'Spider-Man: Homecoming's Love Interests Defy The Norm & It's So Refreshing To See
Sony Pictures Releasing

Spider-Man: Homecoming might be the first Spidey movie in the Marvel Cinematic Universe (MCU), but it also marks the third Peter Parker debut on the big screen in less than two decades. At this point, fans of the web-slinger have seen it all when it comes to Peter, so it makes sense that it isn't the superhero who breaks the mold in the newest film, but the movie's women. As played by Zendaya and Laura Harrier, respectively, Spider-Man: Homecoming's Michelle and Liz defy the traditional love interest roles in a truly admirable way.

Absent of both Gwen Stacy and Mary-Jane Watson, both of whom were love interests in the two previous Spider-Man franchises, Homecoming introduces two new female characters in Michelle and Liz. In the film, Michelle and Liz are on the academic decathlon team with Peter, and while Peter and Michelle are friendly, it's Liz that he is hopelessly in love with. So far, it might sound like Homecoming is just recycling classic teenage superhero movie plot points, but I can safely say that Michelle and Liz are unlike any Spider-Man love interests I have ever seen before. Liz, for one, is the president of the decathlon team, and she's much smarter than Peter. It's a complete 180 from, say, the dynamic between Tony Stark and Pepper Potts, or MJ and Peter from the 2002 Spider-Man. She's also older than Peter (a senior) and, notably, not white (Michelle isn't, either), like nearly every other love interest in the MCU.

marvelgifs/tumblr

The fact that both Michelle and Liz are women of color is no small thing. On a purely cosmetic level, these ladies' looks break the mold of almost all previous superhero love interests. Liz, who takes on a kind of Gwen Stacy-esque role in the film, is not blonde, nor blue-eyed. And Michelle, a (major spoiler alert) new take on MJ, isn't a redhead. A non-white woman playing the love interest in a superhero movie is still a rare sight to behold, and Homecoming has two. Liz's role in particular as the main love interest is a first for the MCU, which has yet to feature a prominent interracial relationship (Guardians of the Galaxy has come closest). And Harrier herself is aware at how groundbreaking Liz's relationship with Peter is, telling The Love Magazine, "To be a woman of color playing the love interest in a movie like this — that's really exciting."

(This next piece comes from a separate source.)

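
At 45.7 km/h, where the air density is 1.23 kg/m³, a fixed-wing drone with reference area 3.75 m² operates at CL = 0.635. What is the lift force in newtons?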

Not only that, but the two characters are also styled quite differently from the average superhero love interests. Liz has more of a classic, traditionally feminine look, with flawless skin and crazy long lashes, but she's also not dressed in miniskirts and crop tops the entire time. She's far from the perfectly put together Gwen Stacy of The Amazing Spider-Man, for example. As for Michelle, her look is a huge change from the norm: no makeup. That's right, there is a (future) love interest in a major blockbuster who doesn't appear to wear any makeup. It's just one of the many things that make her stand out from the sea of women in superhero films, as Zendaya has noted. "She's just different, and I think there's so many different types of beautiful women out there, why not showcase different types of beautiful women?" the actor said in an interview with EW.  Hey, you won't find me complaining.

marvelgifs/tumblr

This isn't to say that the female characters in Spider-Man: Homecoming, specifically Michelle and Liz, are perfect. None of the women appear in scenes without Peter Parker, and their personal lives and feelings are barely explored. Liz is put in the damsel in distress role in a critical scene, and Michelle, in particular, isn't given much more to do then ring off one-liners about protests and her distaste for trivial high school problems. This lack of character development is probably due to the fact that she's not the main love interest in the film, but perhaps her future role as MJ means that she'll eventually become a full-fledged character. Her portrayal and Liz's in this movie are a great start, but it'd be even better to see the ladies of Spider-Man grow as independent characters outside their relationships with Peter Parker.